As its title hints, "Two Much" is a movie about twins. I'm a father of twins, so I have a natural interest in "twin cinema," and over the years I've identified several varieties of the breed.

Some twin movies are really about twins, drawing comedy ("The Parent Trap," "The Wonder Man") or melodrama ("Dead Ringers," "Dark Mirror") from complications caused by their resemblance.

Others deal with doubles or doppelgangers who just happen to look alike, finding amusement ("Dave," "Grosse Fatigue") or adventure ("The Prince and the Pauper," "The Whole Town's Talking") in their experiences.

Still others deal with Jekyll-and-Hyde situations ("Mary Reilly," "The Nutty Professor") or people with more personalities ("Raising Cain," "The Secret Life of Walter Mitty") than they can comfortably handle.

"Two Much" falls into yet another category, focusing on a single person who pretends to be twins. He's played by Antonio Banderas, a star who rates so high on Hollywood's popularity scale that few moviegoers will find two of him too much to view for a couple of hours.

Flanking him are two equally glamorous actresses, Melanie Griffith and Daryl Hannah, playing just one role apiece. Add such first-rate supporting actors as Danny Aiello and Eli Wallach, and you have a high-powered package that would boast excellent box-office prospects - if its jokes were punchier and its story didn't ramble on longer than the paper-thin plot requires.

Banderas plays the appropriately named Art Dodge, a small-time hustler who makes his shady living by pawning off 10th-rate paintings on unwilling customers.

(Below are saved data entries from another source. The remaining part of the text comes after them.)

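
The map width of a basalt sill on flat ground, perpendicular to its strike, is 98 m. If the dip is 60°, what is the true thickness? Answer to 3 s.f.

True thickness t = w · sin(dip) = 98 × sin 60°
t = 98 × 0.8660 = 84.870 m

84.9 m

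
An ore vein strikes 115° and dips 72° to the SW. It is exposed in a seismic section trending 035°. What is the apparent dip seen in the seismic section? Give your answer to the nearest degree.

72°

The section lies 80° from the strike.
tan(apparent dip) = tan 72° · sin 80° = 3.0309
α = arctan(3.0309) = 71.74°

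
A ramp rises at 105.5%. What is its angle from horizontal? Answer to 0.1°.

46.5°

tan θ = 105.5/100 = 1.0550
θ = arctan(1.0550) = 46.53°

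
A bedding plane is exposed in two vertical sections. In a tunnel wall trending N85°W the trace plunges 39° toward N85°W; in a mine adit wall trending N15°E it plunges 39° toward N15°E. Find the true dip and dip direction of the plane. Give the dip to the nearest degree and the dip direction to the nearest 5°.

The two traces are lines in the plane: v₁ = (sin 275°·cos 39°, cos 275°·cos 39°, −sin 39°), v₂ = (sin 15°·cos 39°, cos 15°·cos 39°, −sin 39°).
n = v₁ × v₂ = (-0.430, 0.614, 0.595) (taken with n_z > 0).
Dip δ = arctan(|n_h|/n_z) = arctan(0.749/0.595) = 51.6°.
The horizontal component of n points toward azimuth atan2(n_x, n_y) = 325°, the dip direction.

true dip 52°, dip direction 325°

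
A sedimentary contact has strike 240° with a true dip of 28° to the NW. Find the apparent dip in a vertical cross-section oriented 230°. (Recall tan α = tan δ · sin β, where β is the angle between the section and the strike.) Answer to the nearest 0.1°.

The strike is 240° and the section trends 230°; the acute angle between them is β = 10°.
tan α = tan 28° × sin 10° = 0.5317 × 0.1736 = 0.0923
α = arctan(0.0923) = 5.28°

5.3°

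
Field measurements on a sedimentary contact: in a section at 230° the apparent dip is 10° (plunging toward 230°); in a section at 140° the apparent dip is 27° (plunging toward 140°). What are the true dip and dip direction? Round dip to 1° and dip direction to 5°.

The two traces are lines in the plane: v₁ = (sin 230°·cos 10°, cos 230°·cos 10°, −sin 10°), v₂ = (sin 140°·cos 27°, cos 140°·cos 27°, −sin 27°).
The plane normal is n = v₁ × v₂ ∝ (0.169, -0.442, 0.877).
Dip δ = arctan(|n_h|/n_z) = arctan(0.473/0.877) = 28.3°.
The horizontal component of n points toward azimuth atan2(n_x, n_y) = 159°, the dip direction.

true dip 28°, dip direction 160°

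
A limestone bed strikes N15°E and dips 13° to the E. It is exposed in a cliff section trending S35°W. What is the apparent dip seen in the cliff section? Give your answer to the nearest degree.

The section lies 20° from the strike.
tan(apparent dip) = tan 13° · sin 20° = 0.0790
apparent dip = arctan 0.0790 = 4.51°

5°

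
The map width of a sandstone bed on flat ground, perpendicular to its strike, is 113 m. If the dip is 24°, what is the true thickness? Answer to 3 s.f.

True thickness t = w · sin(dip) = 113 × sin 24°
t = 113 × 0.4067 = 45.961 m

46.0 m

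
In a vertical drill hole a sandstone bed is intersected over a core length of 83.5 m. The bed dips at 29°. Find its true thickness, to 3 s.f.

True thickness t = h · cos(dip) = 83.5 × cos 29°
t = 83.5 × 0.8746 = 73.031 m

73.0 m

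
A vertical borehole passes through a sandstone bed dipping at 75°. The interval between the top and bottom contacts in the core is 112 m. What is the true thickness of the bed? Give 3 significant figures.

True thickness t = h · cos(dip) = 112 × cos 75°
t = 112 × 0.2588 = 28.988 m

29.0 m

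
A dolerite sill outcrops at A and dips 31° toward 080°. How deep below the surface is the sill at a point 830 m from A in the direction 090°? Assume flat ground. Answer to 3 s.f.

The hole lies 10° from the dip direction, so the down-dip offset is 830 × cos 10° = 817.39 m.
Depth = down-dip offset × tan(dip) = 817.39 × tan 31° = 817.39 × 0.6009
Depth = 491.14 m

491 m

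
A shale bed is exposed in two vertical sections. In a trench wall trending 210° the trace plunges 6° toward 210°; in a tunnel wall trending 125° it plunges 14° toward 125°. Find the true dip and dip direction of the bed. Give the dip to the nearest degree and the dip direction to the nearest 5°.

Each apparent-dip line lies in the plane. As unit vectors (x east, y north, z up), v₁ plunges 6°→210° and v₂ plunges 14°→125°.
Cross product v₁ × v₂ gives the pole to the plane: n ∝ (0.150, -0.203, 0.961).
Dip δ = arctan(|n_h|/n_z) = arctan(0.253/0.961) = 14.7°.
Dip direction = atan2(0.150, -0.203) = 144° (azimuth of n's horizontal projection).

true dip 15°, dip direction 145°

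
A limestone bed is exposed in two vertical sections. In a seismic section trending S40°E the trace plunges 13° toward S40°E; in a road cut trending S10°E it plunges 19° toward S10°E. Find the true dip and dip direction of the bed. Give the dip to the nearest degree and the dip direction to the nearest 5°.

The two traces are lines in the plane: v₁ = (sin 140°·cos 13°, cos 140°·cos 13°, −sin 13°), v₂ = (sin 170°·cos 19°, cos 170°·cos 19°, −sin 19°).
n = v₁ × v₂ = (-0.034, -0.167, 0.461) (taken with n_z > 0).
True dip = arccos(n_z / |n|) = arccos(0.9379) = 20.3°.
Dip direction = azimuth of (n_x, n_y) = atan2(-0.034, -0.167) = 191°.

true dip 20°, dip direction 190°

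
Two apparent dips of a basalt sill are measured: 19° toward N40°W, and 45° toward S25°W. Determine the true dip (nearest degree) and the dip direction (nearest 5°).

Each apparent-dip line lies in the plane. As unit vectors (x east, y north, z up), v₁ plunges 19°→N40°W and v₂ plunges 45°→S25°W.
The plane normal is n = v₁ × v₂ ∝ (-0.721, -0.332, 0.606).
Dip δ = arctan(|n_h|/n_z) = arctan(0.794/0.606) = 52.6°.
The horizontal component of n points toward azimuth atan2(n_x, n_y) = 245°, the dip direction.

true dip 53°, dip direction 245°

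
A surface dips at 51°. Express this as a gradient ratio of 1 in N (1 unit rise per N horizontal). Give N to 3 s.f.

1 : N means tan θ = 1/N, so N = 1/tan 51° = 1/1.2349

1 in 0.810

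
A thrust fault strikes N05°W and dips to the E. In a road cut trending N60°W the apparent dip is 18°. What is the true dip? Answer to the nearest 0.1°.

β = acute angle between strike N05°W and section N60°W = 55°.
tan δ = tan α / sin β = tan 18° / sin 55° = 0.3249 / 0.8192 = 0.3967
true dip = arctan 0.3967 = 21.64°

21.6°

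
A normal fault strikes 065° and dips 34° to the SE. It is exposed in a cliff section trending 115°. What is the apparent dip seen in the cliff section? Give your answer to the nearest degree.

Angle between strike (065°) and section (115°): β = 50°.
tan(apparent dip) = tan 34° · sin 50° = 0.5167
α = arctan(0.5167) = 27.33°

27°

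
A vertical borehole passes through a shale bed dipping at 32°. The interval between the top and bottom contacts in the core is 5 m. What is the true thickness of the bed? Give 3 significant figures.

True thickness t = h · cos(dip) = 5 × cos 32°
t = 5 × 0.8480 = 4.240 m

4.24 m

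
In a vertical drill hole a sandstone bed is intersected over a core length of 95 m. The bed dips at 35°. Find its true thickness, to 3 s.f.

True thickness t = h · cos(dip) = 95 × cos 35°
t = 95 × 0.8192 = 77.819 m

77.8 m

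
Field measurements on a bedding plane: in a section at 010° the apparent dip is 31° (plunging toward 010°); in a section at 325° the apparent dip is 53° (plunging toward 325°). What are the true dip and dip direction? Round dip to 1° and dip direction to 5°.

true dip 55°, dip direction 305°

Each apparent-dip line lies in the plane. As unit vectors (x east, y north, z up), v₁ plunges 31°→010° and v₂ plunges 53°→325°.
Cross product v₁ × v₂ gives the pole to the plane: n ∝ (-0.420, 0.297, 0.365).
tan δ = √(n_x²+n_y²)/n_z = 0.514/0.365, so δ = 54.7°.
Dip direction = atan2(-0.420, 0.297) = 305° (azimuth of n's horizontal projection).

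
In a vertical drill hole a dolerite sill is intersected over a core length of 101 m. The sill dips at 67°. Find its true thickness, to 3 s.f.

39.5 m

True thickness t = h · cos(dip) = 101 × cos 67°
t = 101 × 0.3907 = 39.464 m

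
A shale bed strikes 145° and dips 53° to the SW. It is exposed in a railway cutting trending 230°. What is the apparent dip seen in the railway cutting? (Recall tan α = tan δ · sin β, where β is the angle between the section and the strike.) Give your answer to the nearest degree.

53°

Angle between strike (145°) and section (230°): β = 85°.
tan(apparent dip) = tan 53° · sin 85° = 1.3220
apparent dip = arctan 1.3220 = 52.89°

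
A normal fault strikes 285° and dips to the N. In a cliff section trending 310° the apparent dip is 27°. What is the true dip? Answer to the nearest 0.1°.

50.3°

β = acute angle between strike 285° and section 310° = 25°.
tan(true dip) = tan 27° / sin 25° = 1.2056
true dip = arctan 1.2056 = 50.33°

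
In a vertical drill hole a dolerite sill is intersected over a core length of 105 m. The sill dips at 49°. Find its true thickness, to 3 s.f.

68.9 m

True thickness t = h · cos(dip) = 105 × cos 49°
t = 105 × 0.6561 = 68.886 m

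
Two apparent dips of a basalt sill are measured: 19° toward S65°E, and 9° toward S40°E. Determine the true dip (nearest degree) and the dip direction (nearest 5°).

true dip 27°, dip direction 070°

Represent each trace as a vector plunging at its apparent dip toward its trend (east-north-up frame): v₁ = (0.857, -0.400, -0.326), v₂ = (0.635, -0.757, -0.156).
Cross product v₁ × v₂ gives the pole to the plane: n ∝ (0.184, 0.073, 0.395).
tan δ = √(n_x²+n_y²)/n_z = 0.198/0.395, so δ = 26.6°.
Dip direction = atan2(0.184, 0.073) = 68° (azimuth of n's horizontal projection).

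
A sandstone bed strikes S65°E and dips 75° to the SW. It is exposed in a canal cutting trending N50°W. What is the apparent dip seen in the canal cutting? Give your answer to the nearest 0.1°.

44.0°

The strike is S65°E and the section trends N50°W; the acute angle between them is β = 15°.
tan α = tan 75° × sin 15° = 3.7321 × 0.2588 = 0.9659
α = arctan(0.9659) = 44.01°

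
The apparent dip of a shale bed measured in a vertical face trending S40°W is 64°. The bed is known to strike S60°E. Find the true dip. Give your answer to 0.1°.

The section is 80° from the strike.
tan(true dip) = tan 64° / sin 80° = 2.0819
δ = arctan(2.0819) = 64.34°

64.3°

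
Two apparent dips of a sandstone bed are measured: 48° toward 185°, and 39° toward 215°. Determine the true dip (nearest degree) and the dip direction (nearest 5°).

true dip 49°, dip direction 170°

Each apparent-dip line lies in the plane. As unit vectors (x east, y north, z up), v₁ plunges 48°→185° and v₂ plunges 39°→215°.
Cross product v₁ × v₂ gives the pole to the plane: n ∝ (0.054, -0.295, 0.260).
tan δ = √(n_x²+n_y²)/n_z = 0.299/0.260, so δ = 49.0°.
The horizontal component of n points toward azimuth atan2(n_x, n_y) = 170°, the dip direction.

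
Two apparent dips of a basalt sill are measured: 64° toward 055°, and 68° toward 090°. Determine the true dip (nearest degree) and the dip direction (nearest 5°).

true dip 68°, dip direction 090°

Each apparent-dip line lies in the plane. As unit vectors (x east, y north, z up), v₁ plunges 64°→055° and v₂ plunges 68°→090°.
n = v₁ × v₂ = (0.233, 0.004, 0.094) (taken with n_z > 0).
True dip = arccos(n_z / |n|) = arccos(0.3746) = 68.0°.
The horizontal component of n points toward azimuth atan2(n_x, n_y) = 89°, the dip direction.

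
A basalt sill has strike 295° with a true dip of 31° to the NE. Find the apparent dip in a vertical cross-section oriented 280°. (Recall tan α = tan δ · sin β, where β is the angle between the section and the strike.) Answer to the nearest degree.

9°

Angle between strike (295°) and section (280°): β = 15°.
tan(apparent dip) = tan 31° · sin 15° = 0.1555
α = arctan(0.1555) = 8.84°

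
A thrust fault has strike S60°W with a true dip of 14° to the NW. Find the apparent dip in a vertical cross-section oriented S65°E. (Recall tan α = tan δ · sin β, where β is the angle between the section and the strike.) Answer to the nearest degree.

Angle between strike (S60°W) and section (S65°E): β = 55°.
tan(apparent dip) = tan 14° · sin 55° = 0.2042
apparent dip = arctan 0.2042 = 11.54°

12°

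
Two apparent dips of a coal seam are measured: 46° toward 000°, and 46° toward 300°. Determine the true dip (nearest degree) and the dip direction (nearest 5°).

true dip 50°, dip direction 330°

The two traces are lines in the plane: v₁ = (sin 0°·cos 46°, cos 0°·cos 46°, −sin 46°), v₂ = (sin 300°·cos 46°, cos 300°·cos 46°, −sin 46°).
The plane normal is n = v₁ × v₂ ∝ (-0.250, 0.433, 0.418).
Dip δ = arctan(|n_h|/n_z) = arctan(0.500/0.418) = 50.1°.
Dip direction = azimuth of (n_x, n_y) = atan2(-0.250, 0.433) = 330°.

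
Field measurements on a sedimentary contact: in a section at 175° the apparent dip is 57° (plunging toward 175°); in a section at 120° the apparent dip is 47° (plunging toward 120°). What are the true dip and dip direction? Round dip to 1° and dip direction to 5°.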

Now and then, of course, some clever client sees through his con-man routine. He's escaping from one of these embarrassing run-ins when he meets the Kerner sisters: thoughtful Liz, played by Hannah with suitable restraint, and feisty Betty, played by Griffith with all the stops out. Art falls for both, but it's Liz who captivates him most. So he invents a twin named Bart to court her behind Betty's gullible back.

Although some of its humor is aimed at culture-minded moviegoers - the name Art Dodge is a jokey variation on the Artful Dodger from "Oliver Twist" - most of "Two Much" is played for easy laughs rather than subtle satire. Gags are plentiful, and the slapstick could have been borrowed from sitcoms, as when Art/Bart tries to keep both girlfriends happy by scurrying between their rooms without falling into an inconveniently placed swimming pool.

What lends the picture its intermittent charm is the smooth talent of the cast - including dependable comics like Joan Cusack and Austin Pendleton, making the most of very small parts - and the spunky mariachi music that spices up the soundtrack. Fernando Trueba, who won an Academy Award with the handsomely filmed "Belle Epoque," directed the movie from a screenplay he wrote with David Trueba, his (non-twin) brother, based on Donald E. Westlake's novel.

If you see it, stay around for the closing credits, when Michel Camilo's music score provides an exuberant finale.

"Two Much" has a PG-13 rating. It contains fleeting nudity and sex scenes as well as violence and occasional foul language.